Within the past week or so, I’ve been invited to fish in a couple one-fly tournaments. The rules are simple: You (and your team) draw a beat on a river, and you each get to pick one fly for the day. Break it off, and you’re done. Catch the most total inches of fish, and you win. Simple.
I like one-fly competitions because most of them are charity benefits, and the “competition” part takes a back seat to the overall cause and camaraderie. I won a one-fly tournament (in Telluride, years ago, with Andrew Steketee)… and I’ve also finished well back in the pack in others.

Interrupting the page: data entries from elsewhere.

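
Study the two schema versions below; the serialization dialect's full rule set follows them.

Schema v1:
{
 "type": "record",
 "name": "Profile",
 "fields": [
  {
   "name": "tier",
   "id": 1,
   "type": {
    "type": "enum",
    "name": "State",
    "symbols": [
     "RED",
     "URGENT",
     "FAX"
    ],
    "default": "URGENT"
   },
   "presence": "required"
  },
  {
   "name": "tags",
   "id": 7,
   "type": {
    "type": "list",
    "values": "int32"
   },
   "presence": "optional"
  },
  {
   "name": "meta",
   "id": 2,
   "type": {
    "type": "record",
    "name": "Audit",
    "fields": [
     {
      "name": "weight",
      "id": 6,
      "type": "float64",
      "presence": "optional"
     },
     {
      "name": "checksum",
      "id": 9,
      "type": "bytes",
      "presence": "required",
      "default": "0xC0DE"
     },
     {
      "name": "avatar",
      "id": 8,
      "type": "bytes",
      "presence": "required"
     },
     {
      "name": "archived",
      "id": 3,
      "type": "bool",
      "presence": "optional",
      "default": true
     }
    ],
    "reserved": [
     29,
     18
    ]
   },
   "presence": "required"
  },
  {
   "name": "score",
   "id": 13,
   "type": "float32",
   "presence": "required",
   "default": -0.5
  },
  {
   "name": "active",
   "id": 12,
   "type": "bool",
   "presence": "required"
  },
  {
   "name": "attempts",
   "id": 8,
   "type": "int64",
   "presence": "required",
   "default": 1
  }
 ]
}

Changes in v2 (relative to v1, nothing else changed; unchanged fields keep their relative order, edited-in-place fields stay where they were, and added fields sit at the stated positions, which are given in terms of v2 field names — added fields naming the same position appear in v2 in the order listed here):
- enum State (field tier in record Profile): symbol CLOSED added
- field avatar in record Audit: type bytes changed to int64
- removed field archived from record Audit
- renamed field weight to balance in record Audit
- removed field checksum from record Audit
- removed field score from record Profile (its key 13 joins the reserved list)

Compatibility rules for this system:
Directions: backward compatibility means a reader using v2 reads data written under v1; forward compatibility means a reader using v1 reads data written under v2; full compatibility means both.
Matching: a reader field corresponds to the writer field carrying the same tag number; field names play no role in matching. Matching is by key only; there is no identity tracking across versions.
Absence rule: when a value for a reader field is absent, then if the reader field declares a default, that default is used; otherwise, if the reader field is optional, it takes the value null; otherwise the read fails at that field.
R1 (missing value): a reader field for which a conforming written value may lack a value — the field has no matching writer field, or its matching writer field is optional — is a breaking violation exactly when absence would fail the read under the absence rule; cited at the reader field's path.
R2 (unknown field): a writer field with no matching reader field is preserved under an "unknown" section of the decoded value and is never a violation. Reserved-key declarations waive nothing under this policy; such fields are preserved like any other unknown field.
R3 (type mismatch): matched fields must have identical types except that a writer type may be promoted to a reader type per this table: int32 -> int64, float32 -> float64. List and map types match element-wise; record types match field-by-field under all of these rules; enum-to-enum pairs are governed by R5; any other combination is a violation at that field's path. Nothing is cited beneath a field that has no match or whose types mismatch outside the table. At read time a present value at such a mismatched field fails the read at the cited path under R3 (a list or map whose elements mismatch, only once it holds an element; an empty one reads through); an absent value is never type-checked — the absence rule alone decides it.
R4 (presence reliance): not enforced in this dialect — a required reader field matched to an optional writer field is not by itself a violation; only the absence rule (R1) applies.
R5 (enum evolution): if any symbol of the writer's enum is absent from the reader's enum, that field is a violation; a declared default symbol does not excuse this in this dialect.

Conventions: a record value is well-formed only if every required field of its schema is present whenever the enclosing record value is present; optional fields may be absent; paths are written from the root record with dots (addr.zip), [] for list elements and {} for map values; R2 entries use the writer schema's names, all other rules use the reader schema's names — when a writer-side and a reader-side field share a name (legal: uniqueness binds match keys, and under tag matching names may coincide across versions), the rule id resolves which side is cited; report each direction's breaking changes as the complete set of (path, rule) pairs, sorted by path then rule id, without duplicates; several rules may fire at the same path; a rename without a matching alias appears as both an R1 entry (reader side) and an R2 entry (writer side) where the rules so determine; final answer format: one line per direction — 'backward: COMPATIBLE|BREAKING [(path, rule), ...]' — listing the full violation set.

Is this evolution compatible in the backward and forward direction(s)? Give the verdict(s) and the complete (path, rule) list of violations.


each type pair in Profile: writer, then reader
backward on Profile — v2 reading data written by v1:
  State -> State, writer required: tier aligns to tier
  list<int32> -> list<int32>, writer optional: tags aligns to tags
  Audit -> Audit, writer required: meta aligns to meta
  bool -> bool, writer required: active aligns to active
  int64 -> int64, writer required: attempts aligns to attempts
  score (writer side), unknown to reader
  float64 -> float64, writer optional: meta.balance aligns to meta.weight
  bytes -> int64, writer required: meta.avatar aligns to meta.avatar
  meta.checksum (writer side), unknown to reader
  meta.archived (writer side), unknown to reader
  rule R3 violated at meta.avatar
  backward on Profile therefore BREAKING (1)
forward on Profile — v1 reading data written by v2:
  State -> State, writer required: tier aligns to tier
  list<int32> -> list<int32>, writer optional: tags aligns to tags
  Audit -> Audit, writer required: meta aligns to meta
  score has no writer counterpart
  bool -> bool, writer required: active aligns to active
  int64 -> int64, writer required: attempts aligns to attempts
  float64 -> float64, writer optional: meta.weight aligns to meta.balance
  meta.checksum has no writer counterpart
  int64 -> bytes, writer required: meta.avatar aligns to meta.avatar
  meta.archived has no writer counterpart
  rule R3 violated at meta.avatar
  rule R5 violated at tier
  forward on Profile therefore BREAKING (2)

backward: BREAKING [(meta.avatar, R3)]; forward: BREAKING [(meta.avatar, R3), (tier, R5)]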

The beat you draw is key, so, unlike bass tournaments where every competitor has to find their own fish, luck is often the deciding factor. No matter how it turns out, they’re fun.
The most interesting part is deciding on that magic bug. In that Telluride competition, Andrew and I won by fishing #14 Beadhead Breadcrust nymphs (on 3X tippet) in a pocket water stretch of the San Miguel River. Perhaps the most famous one-fly event, the Jackson Hole One Fly, has been won most often in recent years with gaudy terrestrial attractor flies.
Of course, factors like water clarity, the season, and the prevailing hatches (or lack thereof) factor huge in fly selection. Then you have to decide if you’re after volume (you want to catch many smaller fish for total inches), or if you want to load up and chase big trout. No doubt, big flies attract big fish.
The more I fish streamers, the more I think that’s the safest bet. Next time out, I think I’ll go with an Autumn Splendor, with bright rubber legs, and hope I can turn some big browns off the bank. Despite its name, the Autumn Splendor seems to work wonders in all seasons, and in most water conditions. The key is to fish it tight to banks, through deep runs, and make it behave erratically, mixing fast twitches with slow, deliberate retrieves, depending on how fast the water is flowing. Think that’s a good call?
If you were to fish your own personal one-fly this weekend, what would your bug be… and why?